CITIZEN TOXIE fait parti d'une deuxième vague de sorties françaises sur DVD de films Troma. Si les jaquettes ont été salutairement revues à la hausse, le contenu technique reste à peu de chose près le même que celui des éditions précédentes. Le film est en format 4/3 d'origine et proposé en stéréo en version originale seulement (un doublage français n'existant pas). La qualité de l'ensemble est tout juste correcte, ce qui n'est pas plus gênant que ça pour ce genre de film.
La section bonus est quant à elle très décevante : un court historique de Troma puisé dans l'Ecran Fantastique (et reprenant des parties de texte déjà vues dans les bonus des autres disques dédiés à la firme) et une très légère archive photo des Tromettes, les pin-ups locales. Pas de trace de la bande-annonce promise sur la jaquette, ni des bonus présents sur le Zone 1. Bien qu'étant un titre phare, CITIZEN TOXIE se trouve être le disque le plus pauvre de la collection question suppléments ! Heureusement, le petit prix de l'ensemble vient servir de compensation.

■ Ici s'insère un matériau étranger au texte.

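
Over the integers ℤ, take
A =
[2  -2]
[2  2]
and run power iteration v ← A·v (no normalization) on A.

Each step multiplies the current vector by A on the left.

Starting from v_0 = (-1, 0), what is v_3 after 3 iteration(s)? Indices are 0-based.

v_3 = (16, -16)

v_0 = (-1, 0).
v_1 = A·v_0 = (-2, -2).
v_2 = A·v_1 = (0, -8).
v_3 = A·v_2 = (16, -16).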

Véritable maelström trash et parodique, CITIZEN TOXIE balance son univers hilarant de main de maître. A moins d'être particulièrement réfractaire à ce genre d'humour iconoclaste, il paraît difficile de résister aux nouvelles aventures de Toxie. En plus de constituer l'un des meilleurs opus de la firme, le film est un excellent défouloir fustigeant l'hypocrisie et la bêtise de nos sociétés dites modernes. Un indispensable du cinéma «autre».